Recently, Google announced that it will open-source its text watermarking tool, SynthID, aiming to assist developers in better identifying AI-generated text. This tool is now available to the public through Google's "Responsible AI Toolkit."
Pushmeet Kohli, Vice President of Research at Google DeepMind, stated that this technology will enable other generative AI developers to detect whether text outputs are from their own large language models (LLMs), aiding them in building AI applications more responsibly.
In this era of rapid information dissemination, watermarking technology is particularly important. As large language models are used to spread political misinformation and generate inappropriate content, the demand for watermarking tools is increasing. For instance, California is considering making AI watermarks mandatory, while China began requiring their use as early as last year. Nevertheless, the technology continues to improve.
Google's SynthID technology was first announced in August last year. It adds invisible watermarks to generated text, images, audio, and video, making AI-generated outputs easier to identify.
Specifically, SynthID subtly adjusts the probability of each generated word in the text output, making these modifications detectable by software but imperceptible to humans. For example, when the model generates "My favorite tropical fruit is __.", it might choose words like "mango," "lychee," "papaya," or "durian." Each word has a probability score, which SynthID adjusts without affecting the quality, accuracy, or creativity of the text.
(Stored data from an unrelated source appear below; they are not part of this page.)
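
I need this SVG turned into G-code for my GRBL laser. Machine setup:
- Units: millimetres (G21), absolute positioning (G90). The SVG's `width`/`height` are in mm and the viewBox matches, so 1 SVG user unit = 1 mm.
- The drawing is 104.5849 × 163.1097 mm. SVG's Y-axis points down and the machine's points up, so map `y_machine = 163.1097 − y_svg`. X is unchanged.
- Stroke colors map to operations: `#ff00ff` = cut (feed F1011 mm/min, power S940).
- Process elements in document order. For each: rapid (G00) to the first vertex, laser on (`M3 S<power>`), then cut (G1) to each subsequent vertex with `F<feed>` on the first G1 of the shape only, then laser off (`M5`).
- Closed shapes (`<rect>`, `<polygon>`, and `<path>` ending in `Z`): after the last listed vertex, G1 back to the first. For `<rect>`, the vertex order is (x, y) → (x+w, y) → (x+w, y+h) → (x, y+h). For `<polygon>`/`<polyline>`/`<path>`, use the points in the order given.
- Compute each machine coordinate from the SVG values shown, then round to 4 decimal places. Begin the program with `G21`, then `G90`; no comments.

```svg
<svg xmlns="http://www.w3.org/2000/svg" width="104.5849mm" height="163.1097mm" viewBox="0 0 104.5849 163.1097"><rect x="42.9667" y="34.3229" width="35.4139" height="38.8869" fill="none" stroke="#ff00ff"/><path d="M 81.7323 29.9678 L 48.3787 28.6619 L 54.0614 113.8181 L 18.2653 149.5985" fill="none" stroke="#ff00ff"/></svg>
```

G21
G90
G00 X42.9667 Y128.7868
M3 S940
G1 X78.3806 Y128.7868 F1011
G1 X78.3806 Y89.8999
G1 X42.9667 Y89.8999
G1 X42.9667 Y128.7868
M5
G00 X81.7323 Y133.1419
M3 S940
G1 X48.3787 Y134.4478 F1011
G1 X54.0614 Y49.2916
G1 X18.2653 Y13.5112
M5

viewBox `0 0 104.5849 163.1097` with mm width/height → 1 unit = 1 mm. Flip: y_m = 163.1097 − y_svg.

**Shape 1** — `<rect>` rectangle, stroke `#ff00ff` → cut (S940, F1011). Machine vertices: (42.9667,128.7868) → (78.3806,128.7868) → (78.3806,89.8999) → (42.9667,89.8999) → (42.9667,128.7868). Closed: final G1 returns to the first vertex.

**Shape 2** — `<path>` open polyline, stroke `#ff00ff` → cut (S940, F1011). Machine vertices: (81.7323,133.1419) → (48.3787,134.4478) → (54.0614,49.2916) → (18.2653,13.5112). Open path.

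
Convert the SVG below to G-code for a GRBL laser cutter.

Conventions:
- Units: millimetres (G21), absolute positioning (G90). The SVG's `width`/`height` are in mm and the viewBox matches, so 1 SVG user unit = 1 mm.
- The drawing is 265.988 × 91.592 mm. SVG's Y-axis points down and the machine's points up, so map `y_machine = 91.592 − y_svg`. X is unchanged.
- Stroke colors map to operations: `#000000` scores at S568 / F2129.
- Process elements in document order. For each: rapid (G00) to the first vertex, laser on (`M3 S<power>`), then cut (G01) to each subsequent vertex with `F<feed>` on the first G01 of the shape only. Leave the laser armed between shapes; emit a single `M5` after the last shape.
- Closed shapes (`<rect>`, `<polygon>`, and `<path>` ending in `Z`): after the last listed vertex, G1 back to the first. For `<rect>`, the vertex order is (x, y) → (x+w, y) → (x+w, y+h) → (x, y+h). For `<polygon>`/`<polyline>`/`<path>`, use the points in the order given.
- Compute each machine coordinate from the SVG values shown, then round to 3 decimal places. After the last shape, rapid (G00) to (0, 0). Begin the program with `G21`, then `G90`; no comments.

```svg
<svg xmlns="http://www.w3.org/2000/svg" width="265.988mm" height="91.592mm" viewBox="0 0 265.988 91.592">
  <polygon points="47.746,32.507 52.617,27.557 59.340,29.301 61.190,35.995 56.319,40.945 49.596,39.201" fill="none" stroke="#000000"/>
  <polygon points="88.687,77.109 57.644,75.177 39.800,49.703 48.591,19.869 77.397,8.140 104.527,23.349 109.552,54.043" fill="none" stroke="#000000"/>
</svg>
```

G21
G90
G00 X47.746 Y59.085
M3 S568
G01 X52.617 Y64.035 F2129
G01 X59.340 Y62.291
G01 X61.190 Y55.597
G01 X56.319 Y50.647
G01 X49.596 Y52.391
G01 X47.746 Y59.085
G00 X88.687 Y14.483
M3 S568
G01 X57.644 Y16.415 F2129
G01 X39.800 Y41.889
G01 X48.591 Y71.723
G01 X77.397 Y83.452
G01 X104.527 Y68.243
G01 X109.552 Y37.549
G01 X88.687 Y14.483
M5
G00 X0.000 Y0.000

1 u = 1 mm; y_m = 91.592 − y.

[1] `<polygon>` regular polygon, #000000→score S568 F2129: (47.746,59.085) → (52.617,64.035) → (59.340,62.291) → (61.190,55.597) → (56.319,50.647) → (49.596,52.391) → (47.746,59.085) (closed)

[2] `<polygon>` regular polygon, #000000→score S568 F2129: (88.687,14.483) → (57.644,16.415) → (39.800,41.889) → (48.591,71.723) → (77.397,83.452) → (104.527,68.243) → (109.552,37.549) → (88.687,14.483) (closed)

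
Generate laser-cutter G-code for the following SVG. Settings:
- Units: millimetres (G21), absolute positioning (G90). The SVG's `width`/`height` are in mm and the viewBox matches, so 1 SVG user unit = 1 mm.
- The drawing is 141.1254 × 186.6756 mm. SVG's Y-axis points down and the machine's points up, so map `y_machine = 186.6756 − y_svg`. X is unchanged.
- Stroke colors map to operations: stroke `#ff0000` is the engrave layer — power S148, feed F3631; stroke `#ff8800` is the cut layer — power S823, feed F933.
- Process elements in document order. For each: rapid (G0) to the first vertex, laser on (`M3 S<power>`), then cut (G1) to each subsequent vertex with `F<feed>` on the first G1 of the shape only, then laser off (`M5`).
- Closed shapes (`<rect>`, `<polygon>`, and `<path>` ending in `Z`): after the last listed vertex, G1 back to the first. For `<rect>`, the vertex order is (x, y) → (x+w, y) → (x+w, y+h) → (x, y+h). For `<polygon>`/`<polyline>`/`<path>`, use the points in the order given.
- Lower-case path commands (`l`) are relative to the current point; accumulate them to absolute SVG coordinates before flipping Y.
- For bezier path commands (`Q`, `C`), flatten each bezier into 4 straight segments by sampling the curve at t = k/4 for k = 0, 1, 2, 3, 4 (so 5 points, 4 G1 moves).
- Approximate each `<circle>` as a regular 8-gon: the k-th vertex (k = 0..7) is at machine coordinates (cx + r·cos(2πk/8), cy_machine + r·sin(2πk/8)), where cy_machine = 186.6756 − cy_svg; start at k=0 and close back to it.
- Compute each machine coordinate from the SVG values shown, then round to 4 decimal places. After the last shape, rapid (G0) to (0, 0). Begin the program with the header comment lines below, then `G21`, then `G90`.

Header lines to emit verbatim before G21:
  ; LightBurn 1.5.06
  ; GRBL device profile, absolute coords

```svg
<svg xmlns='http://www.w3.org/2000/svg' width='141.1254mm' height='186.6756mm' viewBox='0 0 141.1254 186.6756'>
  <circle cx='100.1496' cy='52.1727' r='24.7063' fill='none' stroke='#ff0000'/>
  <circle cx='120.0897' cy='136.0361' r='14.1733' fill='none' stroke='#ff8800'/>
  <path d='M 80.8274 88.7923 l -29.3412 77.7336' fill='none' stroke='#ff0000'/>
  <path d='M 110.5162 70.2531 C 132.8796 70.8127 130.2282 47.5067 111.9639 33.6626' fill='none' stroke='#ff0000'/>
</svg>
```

viewBox `0 0 141.1254 186.6756` with mm width/height → 1 unit = 1 mm. Flip: y_m = 186.6756 − y_svg.

**Shape 1** — `<circle>` circle, stroke `#ff0000` → engrave (S148, F3631). Machine vertices: (124.8559,134.5029) → (117.6196,151.9729) → (100.1496,159.2092) → (82.6796,151.9729) → (75.4433,134.5029) → (82.6796,117.0329) → (100.1496,109.7966) → (117.6196,117.0329) → (124.8559,134.5029). Closed: final G1 returns to the first vertex.

**Shape 2** — `<circle>` circle, stroke `#ff8800` → cut (S823, F933). Machine vertices: (134.2630,50.6395) → (130.1117,60.6615) → (120.0897,64.8128) → (110.0677,60.6615) → (105.9164,50.6395) → (110.0677,40.6175) → (120.0897,36.4662) → (130.1117,40.6175) → (134.2630,50.6395). Closed: final G1 returns to the first vertex.

**Shape 3** — `<path>` line segment, stroke `#ff0000` → engrave (S148, F3631). Machine vertices: (80.8274,97.8833) → (51.4862,20.1497). Open path.

**Shape 4** — `<path>` cubic bezier, stroke `#ff0000` → engrave (S148, F3631). Control points (SVG): P0=(110.5162,70.2531), P1=(132.8796,70.8127), P2=(130.2282,47.5067), P3=(111.9639,33.6626); sampled at t=k/4. Machine vertices: (110.5162,116.4225) → (122.7454,119.9569) → (126.4754,129.3164) → (122.5878,141.3766) → (111.9639,153.0130). Open path.

; LightBurn 1.5.06
; GRBL device profile, absolute coords
G21
G90
G0 X124.8559 Y134.5029
M3 S148
G1 X117.6196 Y151.9729 F3631
G1 X100.1496 Y159.2092
G1 X82.6796 Y151.9729
G1 X75.4433 Y134.5029
G1 X82.6796 Y117.0329
G1 X100.1496 Y109.7966
G1 X117.6196 Y117.0329
G1 X124.8559 Y134.5029
M5
G0 X134.2630 Y50.6395
M3 S823
G1 X130.1117 Y60.6615 F933
G1 X120.0897 Y64.8128
G1 X110.0677 Y60.6615
G1 X105.9164 Y50.6395
G1 X110.0677 Y40.6175
G1 X120.0897 Y36.4662
G1 X130.1117 Y40.6175
G1 X134.2630 Y50.6395
M5
G0 X80.8274 Y97.8833
M3 S148
G1 X51.4862 Y20.1497 F3631
M5
G0 X110.5162 Y116.4225
M3 S148
G1 X122.7454 Y119.9569 F3631
G1 X126.4754 Y129.3164
G1 X122.5878 Y141.3766
G1 X111.9639 Y153.0130
M5
G0 X0.0000 Y0.0000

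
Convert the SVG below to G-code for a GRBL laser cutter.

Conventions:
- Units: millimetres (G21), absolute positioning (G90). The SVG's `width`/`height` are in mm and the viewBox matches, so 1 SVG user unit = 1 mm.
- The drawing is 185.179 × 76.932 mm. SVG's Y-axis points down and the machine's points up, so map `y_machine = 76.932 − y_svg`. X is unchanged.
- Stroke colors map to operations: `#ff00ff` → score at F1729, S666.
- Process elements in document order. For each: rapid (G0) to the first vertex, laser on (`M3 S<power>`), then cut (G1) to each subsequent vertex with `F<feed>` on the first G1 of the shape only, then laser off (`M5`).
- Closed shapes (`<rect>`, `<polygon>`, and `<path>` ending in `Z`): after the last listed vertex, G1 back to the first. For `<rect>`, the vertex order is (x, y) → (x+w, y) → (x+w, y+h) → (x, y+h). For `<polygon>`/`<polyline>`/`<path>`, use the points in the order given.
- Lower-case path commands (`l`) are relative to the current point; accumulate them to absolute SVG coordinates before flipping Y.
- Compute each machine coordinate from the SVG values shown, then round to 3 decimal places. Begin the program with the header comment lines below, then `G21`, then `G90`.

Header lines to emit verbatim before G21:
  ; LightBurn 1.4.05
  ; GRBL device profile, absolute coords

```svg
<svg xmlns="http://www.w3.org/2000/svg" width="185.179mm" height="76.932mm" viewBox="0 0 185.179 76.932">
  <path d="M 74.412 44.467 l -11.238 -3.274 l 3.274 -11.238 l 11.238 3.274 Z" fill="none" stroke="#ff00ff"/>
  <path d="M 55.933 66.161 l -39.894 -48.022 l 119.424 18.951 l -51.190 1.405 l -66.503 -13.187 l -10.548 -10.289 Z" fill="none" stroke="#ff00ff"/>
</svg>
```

; LightBurn 1.4.05
; GRBL device profile, absolute coords
G21
G90
G0 X74.412 Y32.465
M3 S666
G1 X63.174 Y35.739 F1729
G1 X66.448 Y46.977
G1 X77.686 Y43.703
G1 X74.412 Y32.465
M5
G0 X55.933 Y10.771
M3 S666
G1 X16.039 Y58.793 F1729
G1 X135.463 Y39.842
G1 X84.273 Y38.437
G1 X17.770 Y51.624
G1 X7.222 Y61.913
G1 X55.933 Y10.771
M5

viewBox `0 0 185.179 76.932` with mm width/height → 1 unit = 1 mm. Flip: y_m = 76.932 − y_svg.

**Shape 1** — `<path>` regular polygon, stroke `#ff00ff` → score (S666, F1729). Machine vertices: (74.412,32.465) → (63.174,35.739) → (66.448,46.977) → (77.686,43.703) → (74.412,32.465). Closed: final G1 returns to the first vertex.

**Shape 2** — `<path>` closed polygon, stroke `#ff00ff` → score (S666, F1729). Machine vertices: (55.933,10.771) → (16.039,58.793) → (135.463,39.842) → (84.273,38.437) → (17.770,51.624) → (7.222,61.913) → (55.933,10.771). Closed: final G1 returns to the first vertex.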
These adjustments continue throughout the generated text, so a passage might have over ten adjusted scores, and an entire page might contain hundreds. Ultimately, these adjusted probability score patterns form the watermark. Google states that the system has been integrated into its Gemini chatbot without affecting the quality and speed of generated text. However, it still faces challenges with short texts, rewritten or translated content, and responses to factual questions.
Google noted in a blog post: "SynthID is not a panacea for identifying AI-generated content, but it is a significant cornerstone for developing more reliable AI identification tools, helping millions of users make more informed decisions."
Project entry: https://ai.google.dev/responsible/docs/safeguards/synthid?hl=zh-cn
Key points:
📜 SynthID is open-source, helping developers identify AI-generated text.
🛠️ Watermarking technology is becoming increasingly important in combating misinformation and inappropriate content.
💡 Google's SynthID can fine-tune the probability scores of text generation, forming a watermark.